How can I run llm on phone
Generated on 7/30/2024
1 search

This post is brought to you by Tailscan,
the best devtool for Tailwind CSS.
To run a large language model (LLM) on your phone, you can follow these steps using Apple's Core ML framework:
-
Start with a PyTorch Model: Begin with any PyTorch model that you want to run on your device.
-
Convert to Core ML Format: Use Core ML tools to convert your PyTorch model into the Core ML format. This conversion process can also include optimizations such as quantization and efficient key-value caching for LLMs.
-
Optimize the Model: Core ML tools offer various ways to optimize your model for performance, leveraging Apple Silicon's unified memory, CPU, GPU, and neural engine.
-
Integrate with Core ML: Once your model is converted and optimized, you can integrate it into your app using the Core ML framework. Core ML provides a unified API for performing on-device inference and is tightly integrated with Xcode.
-
Run the Model: Core ML will handle the execution of your model across the CPU, GPU, and neural engine, ensuring efficient performance.
For more detailed guidance, you can refer to the following sessions from WWDC 2024:
- Platforms State of the Union (16:37)
- Explore machine learning on Apple platforms (07:32)
- Deploy machine learning and AI models on-device with Core ML (00:57)
These sessions provide comprehensive information on the workflow and tools available for running machine learning models on Apple devices.

Bring your machine learning and AI models to Apple silicon
Learn how to optimize your machine learning and AI models to leverage the power of Apple silicon. Review model conversion workflows to prepare your models for on-device deployment. Understand model compression techniques that are compatible with Apple silicon, and at what stages in your model deployment workflow you can apply them. We’ll also explore the tradeoffs between storage size, latency, power usage and accuracy.
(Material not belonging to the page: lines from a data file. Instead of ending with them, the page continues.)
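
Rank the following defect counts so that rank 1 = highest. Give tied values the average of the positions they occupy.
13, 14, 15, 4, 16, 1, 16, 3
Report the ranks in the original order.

Sorted (descending): 16, 16, 15, 14, 13, 4, 3, 1
The 2 values of 16 occupy positions 1–2 → average rank (1+2)/2 = 1.5.

5, 4, 3, 6, 1.5, 8, 1.5, 7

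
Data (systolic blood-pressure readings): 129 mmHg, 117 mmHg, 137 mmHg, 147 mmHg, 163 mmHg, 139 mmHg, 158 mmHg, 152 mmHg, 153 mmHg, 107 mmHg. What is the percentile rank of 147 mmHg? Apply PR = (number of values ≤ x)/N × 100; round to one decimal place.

N = 10.
Strictly below 147: 5. Equal to 147: 1.
PR = 6/10 × 100 = 60.0

60.0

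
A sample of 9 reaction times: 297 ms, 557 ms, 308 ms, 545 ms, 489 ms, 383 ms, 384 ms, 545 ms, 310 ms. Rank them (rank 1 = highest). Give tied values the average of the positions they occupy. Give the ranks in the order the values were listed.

Sorted (descending): 557, 545, 545, 489, 384, 383, 310, 308, 297
The 2 values of 545 occupy positions 2–3 → average rank (2+3)/2 = 2.5.

9, 1, 8, 2.5, 4, 6, 5, 2.5, 7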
Train your machine learning and AI models on Apple GPUs
Learn how to train your models on Apple Silicon with Metal for PyTorch, JAX and TensorFlow. Take advantage of new attention operations and quantization support for improved transformer model performance on your devices.

Deploy machine learning and AI models on-device with Core ML
Learn new ways to optimize speed and memory performance when you convert and run machine learning and AI models through Core ML. We’ll cover new options for model representations, performance insights, execution, and model stitching which can be used together to create compelling and private on-device experiences.

Platforms State of the Union
Discover the newest advancements on Apple platforms.

Explore machine learning on Apple platforms
Get started with an overview of machine learning frameworks on Apple platforms. Whether you’re implementing your first ML model, or an ML expert, we’ll offer guidance to help you select the right framework for your app’s needs.